Exposing your child to a few Montessori-inspired activities can make all the difference prior to starting preschool. Montessori education is centered on preparing the whole child–both emotionally and physically. Here are five Montessori based activities to prep your toddler for preschool.

Self Care
Care of self is one of the most important foundations of Montessori education. Any action we perform as a part of our self-care can be turned into a fun and engaging activity for young toddlers. Set up a toothbrush station for your child to practice good oral hygiene. Begin by demonstrating the process from start to finish and move on to allowing your child to try the action independently. Other ways to integrate self-care can include hand washing, hair brushing, getting dressed, and similar daily routine activities.

Snack Prep
A great way to practice developing fine motor skills while your child is young is through food prep.

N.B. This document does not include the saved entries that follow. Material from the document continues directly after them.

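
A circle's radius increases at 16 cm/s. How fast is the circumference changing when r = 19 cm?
32π cm/s

C = 2πr
dC/dt = 2π · dr/dt = 2π · 16 = 32π cm/s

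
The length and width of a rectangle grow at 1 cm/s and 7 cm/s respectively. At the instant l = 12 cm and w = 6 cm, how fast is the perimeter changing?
16 cm/s

P = 2(l + w)
dP/dt = 2(dl/dt + dw/dt) = 2(1 + 7) = 16 cm/s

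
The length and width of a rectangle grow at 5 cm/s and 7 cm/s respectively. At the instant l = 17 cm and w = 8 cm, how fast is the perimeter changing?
24 cm/s

P = 2(l + w)
dP/dt = 2(dl/dt + dw/dt) = 2(5 + 7) = 24 cm/s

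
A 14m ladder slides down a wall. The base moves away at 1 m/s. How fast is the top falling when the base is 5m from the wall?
5√19/57 ≈ 0.3824 m/s

x² + y² = 14²
2x·dx/dt + 2y·dy/dt = 0
dy/dt = -x/y · dx/dt = -5/(3√19) · 1 = -5√19/57 m/s
The top is descending at 5√19/57 ≈ 0.3824 m/s.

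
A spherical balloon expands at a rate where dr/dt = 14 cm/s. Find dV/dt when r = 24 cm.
32256π cm³/s

V = (4/3)πr³
dV/dt = dV/dr · dr/dt = 4πr² · 14
At r = 24: dV/dt = 32256π cm³/s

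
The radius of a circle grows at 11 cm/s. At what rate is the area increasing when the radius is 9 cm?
198π cm²/s

A = πr²
dA/dt = 2πr · dr/dt = 2π(9)(11) = 198π cm²/s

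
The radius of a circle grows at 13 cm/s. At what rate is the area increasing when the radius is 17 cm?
442π cm²/s

A = πr²
dA/dt = 2πr · dr/dt = 2π(17)(13) = 442π cm²/s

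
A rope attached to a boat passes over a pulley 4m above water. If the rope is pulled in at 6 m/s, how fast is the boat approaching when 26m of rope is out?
26√165/55 ≈ 6.072 m/s

rope² = x² + 4²
x = √(26² - 4²) = 2√165
dx/dt = (rope/x) · d(rope)/dt = (26/(2√165)) · (-6) = -26√165/55 m/s
The boat approaches at 26√165/55 ≈ 6.072 m/s.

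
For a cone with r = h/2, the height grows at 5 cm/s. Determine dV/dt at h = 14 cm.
245π cm³/s

V = (1/3)π(h/2)²h = πh³/12
dV/dt = πh²/4 · 5
At h = 14: dV/dt = 245π cm³/s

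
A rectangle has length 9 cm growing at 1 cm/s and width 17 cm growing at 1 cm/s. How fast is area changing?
26 cm²/s

A = lw
dA/dt = w·dl/dt + l·dw/dt = 17·1 + 9·1 = 26 cm²/s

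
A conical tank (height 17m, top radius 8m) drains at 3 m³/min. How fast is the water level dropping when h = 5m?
867/(1600π) ≈ 0.1725 m/min

r/h = 8/17, so r = (8/17)h
V = (1/3)πr²h = (1/3)π((8/17)h)²h = (64/867)πh³
dV/dh = (64/289)πh²
dh/dt = (dV/dt)/(dV/dh) = -3/((64/289)π·5²) = -867/(1600π) m/min
The level is dropping at 867/(1600π) ≈ 0.1725 m/min.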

While perhaps too young to physically prepare meals, children can learn how to chop, slice, serve, clean, and make simple dishes. Children safe knives and kitchen tools will allow your child to participate in their own snack making. Chopping celery, spreading peanut butter, and placing raisins on top is a great multi-step activity with a delicious ending.

Sorting
A simple sorting activity can be as easy as separating a basket of shapes cut from paper. Children will be highly engaged in making sense of these shapes. Have your child separate the shapes into individual piles or baskets. Triangles, squares, rectangles, and circles can be the first shapes introduced and from there the sorting can increase in difficulty.

Pouring
Montessori education aims to develop children’s physical skills by working to build their fine motor skills. Grasping objects like the handle of a pitcher takes hand control and coordination to pour the contents from the pitcher to another receptacle.

Pouring activities are super easy to setup and young children love to engage in real work that can produce immediate results. Small pitchers work best for little hands, so try to find the appropriately sized vessel. Boost the fun by adding a little food coloring to your water–this will help the child see the liquid more clearly when pouring from one vessel to another.

Color Matching
Introduce the primary colors (red, yellow, blue) and later advance to secondary colors (green, orange, purple), and so forth (pink, brown, black, white, gray). Activities should place an emphasis on colors, not objects–meaning matching similar objects like jelly beans by color, rather than a hodgepodge of random objects. This is a great way to individualize learning by choosing objects that draw your child’s interests, be it cars, foods, flowers, or anything else that they enjoy.

When preparing your child for preschool you can begin introducing skills that boost their independence in taking care of their own physical needs. While adults have a responsibility to assist, ultimately it is the child that must achieve their own self-construction. When we let go, children are more likely to grow and learn independently. This type of learning leaves lasting impressions and builds self-confidence. Practicing these Montessori based activities at home will have your child prepared for preschool and ready to learn from the very first day they step into the classroom.